O contrato de fornecimento é o contrato pelo qual uma parte se obriga, mediante pagamento de um preço, a executar, a favor da outra, prestações periódicas ou continuadas de coisas [1] . Nos casos em que o fornecedor se obriga a transmitir a propriedade de coisas à contraparte, este tipo contratual aproxima-se da compra e venda, apresentando-se como um negócio definitivo e unitário, cujas prestações se sucedem e prolongam no tempo.
O fundamento deste contrato é a satisfação continuada de uma necessi­dade duradoura da parte que é fornecida.

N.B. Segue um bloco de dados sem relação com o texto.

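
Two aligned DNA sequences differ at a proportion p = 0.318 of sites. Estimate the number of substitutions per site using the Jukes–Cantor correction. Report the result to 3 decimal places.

d = −(3/4) ln(1 − 4p/3) = −0.75 ln(1 − 0.424) = −0.75 ln(0.576)
  = −0.75 × (-0.551648) = 0.413736 substitutions/site.

0.414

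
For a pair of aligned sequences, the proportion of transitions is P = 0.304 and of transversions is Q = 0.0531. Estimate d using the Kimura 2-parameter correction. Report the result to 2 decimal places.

0.57

Under the Kimura two-parameter model, d = −½ ln(1 − 2P − Q) − ¼ ln(1 − 2Q).
1 − 2P − Q = 0.3389, giving −½ ln(0.3389) = 0.541025.
1 − 2Q = 0.8938, giving −¼ ln(0.8938) = 0.028068.
d = 0.541025 + 0.028068 = 0.569093.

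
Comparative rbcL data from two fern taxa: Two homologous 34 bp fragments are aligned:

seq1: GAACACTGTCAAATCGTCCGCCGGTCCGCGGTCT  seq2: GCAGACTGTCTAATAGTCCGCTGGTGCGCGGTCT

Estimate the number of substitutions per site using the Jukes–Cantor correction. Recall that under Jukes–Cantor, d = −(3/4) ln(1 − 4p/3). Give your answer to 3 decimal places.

The sequences differ at 6 of 34 sites (2, 4, 11, 15, 22, 26), so p = 6/34 ≈ 0.176471.
d = −(3/4) ln(1 − 4p/3) = −0.75 ln(1 − 0.235295) = −0.75 ln(0.764705)
  = −0.75 × (-0.268265) = 0.201199 substitutions/site.

0.201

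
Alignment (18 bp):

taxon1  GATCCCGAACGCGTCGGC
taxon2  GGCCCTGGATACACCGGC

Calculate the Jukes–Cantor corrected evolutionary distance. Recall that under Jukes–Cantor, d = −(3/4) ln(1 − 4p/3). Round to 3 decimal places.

The sequences differ at 8 of 18 sites (2, 3, 6, 8, 10, 11, 13, 14), so p = 8/18 ≈ 0.444444.
d = −(3/4) ln(1 − 4p/3) = −0.75 ln(1 − 0.592592) = −0.75 ln(0.407408)
  = −0.75 × (-0.897940) = 0.673455 substitutions/site.

0.673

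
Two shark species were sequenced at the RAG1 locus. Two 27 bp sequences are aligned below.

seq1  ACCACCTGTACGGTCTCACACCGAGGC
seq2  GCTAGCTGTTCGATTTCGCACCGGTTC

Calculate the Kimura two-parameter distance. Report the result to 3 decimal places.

Of 27 sites, 6 differences are transitions and 4 are transversions, so P = 6/27 ≈ 0.222222 and Q = 4/27 ≈ 0.148148.
Under the Kimura two-parameter model, d = −½ ln(1 − 2P − Q) − ¼ ln(1 − 2Q).
1 − 2P − Q = 0.407408, giving −½ ln(0.407408) = 0.448970.
1 − 2Q = 0.703704, giving −¼ ln(0.703704) = 0.087849.
d = 0.448970 + 0.087849 = 0.536819.

0.537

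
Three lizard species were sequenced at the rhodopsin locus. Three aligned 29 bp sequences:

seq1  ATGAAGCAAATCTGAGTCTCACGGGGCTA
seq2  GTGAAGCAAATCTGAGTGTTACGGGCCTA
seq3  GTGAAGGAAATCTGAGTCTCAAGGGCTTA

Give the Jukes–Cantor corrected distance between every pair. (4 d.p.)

d(seq1,seq2) = 0.1524, d(seq1,seq3) = 0.1959, d(seq2,seq3) = 0.1959

seq1–seq2: 4/29 sites differ → p ≈ 0.137931, d = −0.75 ln(1 − 0.183908) = 0.152421 ≈ 0.1524.
seq1–seq3: 5/29 sites differ → p ≈ 0.172414, d = −0.75 ln(1 − 0.229885) = 0.195912 ≈ 0.1959.
seq2–seq3: 5/29 sites differ → p ≈ 0.172414, d = −0.75 ln(1 − 0.229885) = 0.195912 ≈ 0.1959.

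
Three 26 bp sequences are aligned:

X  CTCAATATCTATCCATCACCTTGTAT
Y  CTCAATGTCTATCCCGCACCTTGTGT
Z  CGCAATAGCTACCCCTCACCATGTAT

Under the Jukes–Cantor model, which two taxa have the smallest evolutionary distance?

X and Y

X–Y: 4/26 differ, p = 0.154, d = 0.172.
X–Z: 5/26 differ, p = 0.192, d = 0.222.
Y–Z: 7/26 differ, p = 0.269, d = 0.334.
The smallest distance is between X and Y.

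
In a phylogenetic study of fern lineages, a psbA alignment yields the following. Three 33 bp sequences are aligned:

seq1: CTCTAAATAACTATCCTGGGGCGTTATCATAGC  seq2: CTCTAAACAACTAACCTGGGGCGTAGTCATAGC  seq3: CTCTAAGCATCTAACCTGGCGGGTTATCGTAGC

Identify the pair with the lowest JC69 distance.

seq1 and seq2

seq1–seq2: 4/33 differ, p = 0.121, d = 0.132.
seq1–seq3: 7/33 differ, p = 0.212, d = 0.249.
seq2–seq3: 7/33 differ, p = 0.212, d = 0.249.
The smallest distance is between seq1 and seq2.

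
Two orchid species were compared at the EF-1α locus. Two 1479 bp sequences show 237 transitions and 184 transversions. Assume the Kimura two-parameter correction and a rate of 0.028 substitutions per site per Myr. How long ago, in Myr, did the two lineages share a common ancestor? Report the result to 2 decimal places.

6.53

P = 237/1479 ≈ 0.160243 and Q = 184/1479 ≈ 0.124408.
Under the Kimura two-parameter model, d = −½ ln(1 − 2P − Q) − ¼ ln(1 − 2Q).
1 − 2P − Q = 0.555106, giving −½ ln(0.555106) = 0.294298.
1 − 2Q = 0.751184, giving −¼ ln(0.751184) = 0.071526.
d = 0.294298 + 0.071526 = 0.365824.
Under a molecular clock d = 2μt, so t = d/(2μ) = 0.365824 / (2 × 0.028) = 6.53 Myr.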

No contrato de concessão comercial, que se insere na categoria jurídica dos contratos de distribuição[2], o concedente obriga-se a vender certos produtos ao concessionário, para que este os revenda a terceiros. Deste contrato resulta para o concessionário a obrigação de comprar certos produtos ao concedente nos termos previamente estabelecidos, com a finalidade vinculística da sua revenda, e, para este, a obrigação de vender os produtos do concessionário, obrigando-se as partes à celebração de sucessivos contratos de compra e venda.
Além de neste último tipo contratual não existir um único negócio de transmissão da propriedade, é seu elemento essencial, e estranho ao contrato de fornecimento, a obrigação do concessionário revender os produtos comprados ao concedente e de exercer uma actividade de promoção da revenda [3].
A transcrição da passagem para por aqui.